Mayetiola thujae

Scientific classification
- Domain: Eukaryota
- Kingdom: Animalia
- Phylum: Arthropoda
- Class: Insecta
- Order: Diptera
- Family: Cecidomyiidae
- Genus: Mayetiola
- Species: M. thujae
- Binomial name: Mayetiola thujae Hedlin, 1959 (Originally Phytophaga thujae)
- Synonyms: Phytophaga thujae

= Mayetiola thujae =

- Genus: Mayetiola
- Species: thujae
- Authority: Hedlin, 1959 (Originally Phytophaga thujae)
- Synonyms: Phytophaga thujae

Species of fly

Mayetiola thujae, the redcedar cone midge, is a species of gall midge that infects western redcedar (Thuja plicata) cones.

==Description==
Males are 2.44 mm long on average. Females are somewhat larger, averaging 2.77 mm in length, and have retractible ovipositors. The adults of both sexes are dark gray.

==Ecology==
Eggs are laid on the inner surface of female western redcedar cones in the March or April, shortly after pollination occurs.
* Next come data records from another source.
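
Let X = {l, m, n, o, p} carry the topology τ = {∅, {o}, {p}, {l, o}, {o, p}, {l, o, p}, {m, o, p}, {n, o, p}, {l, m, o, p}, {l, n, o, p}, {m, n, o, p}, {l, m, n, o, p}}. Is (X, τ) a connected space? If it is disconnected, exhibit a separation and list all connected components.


(X, τ) is connected.

Find clopen sets (U ∈ τ with X ∖ U ∈ τ):
  U = ∅, X ∖ U = {l, m, n, o, p} — both open, so U is clopen.
  U = {l, m, n, o, p}, X ∖ U = ∅ — both open, so U is clopen.
Only trivial clopens (∅ and X) exist, so (X, τ) is connected.
Compute connected components by grouping points that agree on all clopens:
  component: {l, m, n, o, p}


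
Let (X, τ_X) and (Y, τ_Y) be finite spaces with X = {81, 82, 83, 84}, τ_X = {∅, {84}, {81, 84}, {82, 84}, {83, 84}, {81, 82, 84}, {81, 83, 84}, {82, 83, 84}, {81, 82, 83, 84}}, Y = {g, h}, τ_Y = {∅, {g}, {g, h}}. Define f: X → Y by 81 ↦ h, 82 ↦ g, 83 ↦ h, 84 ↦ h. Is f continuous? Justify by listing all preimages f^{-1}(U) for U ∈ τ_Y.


f is NOT continuous.

Compute f^{-1}(U) for each U ∈ τ_Y:
  U = ∅: f^{-1}(U) = ∅ ∈ τ_X ✓.
  U = {g}: f^{-1}(U) = {82} ∉ τ_X ✗.
  U = {g, h}: f^{-1}(U) = {81, 82, 83, 84} ∈ τ_X ✓.
Found U = {g} with f^{-1}(U) = {82} not in τ_X. Therefore f is NOT continuous.


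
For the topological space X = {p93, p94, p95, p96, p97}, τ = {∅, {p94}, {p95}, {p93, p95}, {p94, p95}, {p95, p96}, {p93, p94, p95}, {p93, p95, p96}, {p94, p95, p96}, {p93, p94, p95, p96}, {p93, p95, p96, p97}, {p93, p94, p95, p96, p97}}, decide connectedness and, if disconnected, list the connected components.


(X, τ) is disconnected; components = [{p94}, {p93, p95, p96, p97}].

Find clopen sets (U ∈ τ with X ∖ U ∈ τ):
  U = ∅, X ∖ U = {p93, p94, p95, p96, p97} — both open, so U is clopen.
  U = {p94}, X ∖ U = {p93, p95, p96, p97} — both open, so U is clopen.
  U = {p93, p95, p96, p97}, X ∖ U = {p94} — both open, so U is clopen.
  U = {p93, p94, p95, p96, p97}, X ∖ U = ∅ — both open, so U is clopen.
Nontrivial clopen(s) exist: e.g. {p94}. So (X, τ) is disconnected.
Compute connected components by grouping points that agree on all clopens:
  component: {p94}
  component: {p93, p95, p96, p97}


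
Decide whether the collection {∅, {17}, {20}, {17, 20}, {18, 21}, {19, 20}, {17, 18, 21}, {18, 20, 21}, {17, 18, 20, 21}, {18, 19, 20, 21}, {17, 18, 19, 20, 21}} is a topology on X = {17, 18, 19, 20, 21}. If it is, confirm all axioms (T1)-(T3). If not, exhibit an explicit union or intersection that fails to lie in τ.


τ is NOT a topology on X.

Axiom (T1): ∅ ∈ τ? Yes; X ∈ τ? Yes.
Axiom (T2/T3): check pairwise unions and intersections of members of τ.
Counterexample for (T2): {17} ∪ {19, 20} = {17, 19, 20} ∉ τ. Therefore τ is NOT a topology.


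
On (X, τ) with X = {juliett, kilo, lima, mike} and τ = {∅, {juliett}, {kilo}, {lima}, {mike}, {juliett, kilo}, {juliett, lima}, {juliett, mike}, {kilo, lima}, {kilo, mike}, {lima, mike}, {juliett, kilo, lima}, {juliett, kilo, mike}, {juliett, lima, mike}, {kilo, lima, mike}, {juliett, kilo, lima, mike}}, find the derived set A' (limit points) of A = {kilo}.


A' = ∅

For each x ∈ X, list the open sets U ∈ τ with x ∈ U, then check whether U ∩ (A ∖ {x}) ≠ ∅ for every such U.
  x = juliett: open {juliett} ∋ x has {juliett} ∩ (A ∖ {juliett}) = ∅, so x is NOT a limit point.
  x = kilo: open {kilo} ∋ x has {kilo} ∩ (A ∖ {kilo}) = ∅, so x is NOT a limit point.
  x = lima: open {lima} ∋ x has {lima} ∩ (A ∖ {lima}) = ∅, so x is NOT a limit point.
  x = mike: open {mike} ∋ x has {mike} ∩ (A ∖ {mike}) = ∅, so x is NOT a limit point.
Collecting: A' = ∅.


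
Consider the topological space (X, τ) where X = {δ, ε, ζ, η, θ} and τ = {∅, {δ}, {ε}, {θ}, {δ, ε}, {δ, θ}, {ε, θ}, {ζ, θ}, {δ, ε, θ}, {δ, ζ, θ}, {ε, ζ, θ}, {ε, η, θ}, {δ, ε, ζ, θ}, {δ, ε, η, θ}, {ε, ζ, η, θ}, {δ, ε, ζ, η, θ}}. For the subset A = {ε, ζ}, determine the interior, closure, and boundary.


int(A) = {ε}, cl(A) = {ε, ζ, η}, ∂A = {ζ, η}.

Closed sets in (X, τ) are complements of opens:
  closed(X, τ) = {∅, {δ}, {ζ}, {η}, {δ, ζ}, {δ, η}, {ε, η}, {ζ, η}, {δ, ε, η}, {δ, ζ, η}, {ε, ζ, η}, {ζ, η, θ}, {δ, ε, ζ, η}, {δ, ζ, η, θ}, {ε, ζ, η, θ}, {δ, ε, ζ, η, θ}}.
int(A) = ⋃ {U ∈ τ : U ⊆ A}. Opens contained in A: ∅, {ε}.
Taking the union of these: int(A) = {ε}.
cl(A) = ⋂ {C closed : A ⊆ C}. Closed sets containing A: {ε, ζ, η}, {δ, ε, ζ, η}, {ε, ζ, η, θ}, {δ, ε, ζ, η, θ}.
Intersecting these: cl(A) = {ε, ζ, η}.
∂A = cl(A) ∖ int(A) = {ε, ζ, η} ∖ {ε} = {ζ, η}.


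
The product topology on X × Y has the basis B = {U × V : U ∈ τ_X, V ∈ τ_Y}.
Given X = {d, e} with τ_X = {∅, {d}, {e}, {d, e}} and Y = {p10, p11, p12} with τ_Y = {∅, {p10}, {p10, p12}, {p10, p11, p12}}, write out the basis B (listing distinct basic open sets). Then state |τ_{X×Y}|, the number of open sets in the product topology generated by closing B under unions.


Basis B = {∅ × ∅, {d} × {p10}, {e} × {p10}, {d} × {p10, p12}, {d, e} × {p10}, {e} × {p10, p12}, {d} × {p10, p11, p12}, {e} × {p10, p11, p12}, {d, e} × {p10, p12}, {d, e} × {p10, p11, p12}}; |τ_{X×Y}| = 16.

Enumerate products U × V with U ∈ τ_X, V ∈ τ_Y (deduplicated):
  ∅ × ∅ = {} (∅)
  {d} × {p10} = {(d,p10)}
  {e} × {p10} = {(e,p10)}
  {d} × {p10, p12} = {(d,p10), (d,p12)}
  {d, e} × {p10} = {(d,p10), (e,p10)}
  {e} × {p10, p12} = {(e,p10), (e,p12)}
  {d} × {p10, p11, p12} = {(d,p10), (d,p11), (d,p12)}
  {e} × {p10, p11, p12} = {(e,p10), (e,p11), (e,p12)}
  {d, e} × {p10, p12} = {(d,p10), (d,p12), (e,p10), (e,p12)}
  {d, e} × {p10, p11, p12} = {(d,p10), (d,p11), (d,p12), (e,p10), (e,p11), (e,p12)}
These 10 distinct sets form the basis B.
Close under arbitrary unions to get τ_{X×Y}; counting gives |τ_{X×Y}| = 16.


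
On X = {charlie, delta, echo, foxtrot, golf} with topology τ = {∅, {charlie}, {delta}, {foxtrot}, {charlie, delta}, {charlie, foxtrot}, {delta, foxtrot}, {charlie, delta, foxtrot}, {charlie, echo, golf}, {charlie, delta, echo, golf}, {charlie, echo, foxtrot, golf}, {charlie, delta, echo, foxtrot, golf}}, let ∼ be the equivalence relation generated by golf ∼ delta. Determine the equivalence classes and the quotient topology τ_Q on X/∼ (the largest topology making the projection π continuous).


X/∼ = {[charlie], [delta=golf], [echo], [foxtrot]}; |τ_Q| = 6.

Equivalence classes: [charlie], [delta=golf], [echo], [foxtrot].
Quotient map π: X → X/∼ sends charlie ↦ [charlie], delta ↦ [delta=golf], echo ↦ [echo], foxtrot ↦ [foxtrot], golf ↦ [delta=golf].
For each subset V ⊆ X/∼, compute π^{-1}(V) ⊆ X and check whether π^{-1}(V) ∈ τ. V is open in τ_Q iff π^{-1}(V) ∈ τ.
  V = {}: π^{-1}(V) = ∅ ∈ τ ✓.
  V = {[charlie]}: π^{-1}(V) = {charlie} ∈ τ ✓.
  V = {[delta=golf]}: π^{-1}(V) = {delta, golf} ∉ τ ✗.
  V = {[charlie], [delta=golf]}: π^{-1}(V) = {charlie, delta, golf} ∉ τ ✗.
  V = {[echo]}: π^{-1}(V) = {echo} ∉ τ ✗.
  V = {[charlie], [echo]}: π^{-1}(V) = {charlie, echo} ∉ τ ✗.
  V = {[delta=golf], [echo]}: π^{-1}(V) = {delta, echo, golf} ∉ τ ✗.
  V = {[charlie], [delta=golf], [echo]}: π^{-1}(V) = {charlie, delta, echo, golf} ∈ τ ✓.
  V = {[foxtrot]}: π^{-1}(V) = {foxtrot} ∈ τ ✓.
  V = {[charlie], [foxtrot]}: π^{-1}(V) = {charlie, foxtrot} ∈ τ ✓.
  V = {[delta=golf], [foxtrot]}: π^{-1}(V) = {delta, foxtrot, golf} ∉ τ ✗.
  V = {[charlie], [delta=golf], [foxtrot]}: π^{-1}(V) = {charlie, delta, foxtrot, golf} ∉ τ ✗.
  V = {[echo], [foxtrot]}: π^{-1}(V) = {echo, foxtrot} ∉ τ ✗.
  V = {[charlie], [echo], [foxtrot]}: π^{-1}(V) = {charlie, echo, foxtrot} ∉ τ ✗.
  V = {[delta=golf], [echo], [foxtrot]}: π^{-1}(V) = {delta, echo, foxtrot, golf} ∉ τ ✗.
  V = {[charlie], [delta=golf], [echo], [foxtrot]}: π^{-1}(V) = {charlie, delta, echo, foxtrot, golf} ∈ τ ✓.
Open sets in the quotient: τ_Q = {{}, {[charlie]}, {[charlie], [delta=golf], [echo]}, {[foxtrot]}, {[charlie], [foxtrot]}, {[charlie], [delta=golf], [echo], [foxtrot]}} (6 elements).


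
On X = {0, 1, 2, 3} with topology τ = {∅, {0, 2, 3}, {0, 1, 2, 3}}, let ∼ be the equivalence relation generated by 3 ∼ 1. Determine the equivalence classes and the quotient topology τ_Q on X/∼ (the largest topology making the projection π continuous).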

The eggs are oblong and translucent, but appear to be orange due to the color of the larvae. The eggs hatch in April or May after a month of incubation. The larvae, which grow up to 4 mm long, feed on the seeds and tissue of the cone before beginning to pupate in late summer.

As a control measure, insecticides can be applied to western redcedar cones in the spring. The larvae are often infected by parasitoid wasps of the family Chalcididae.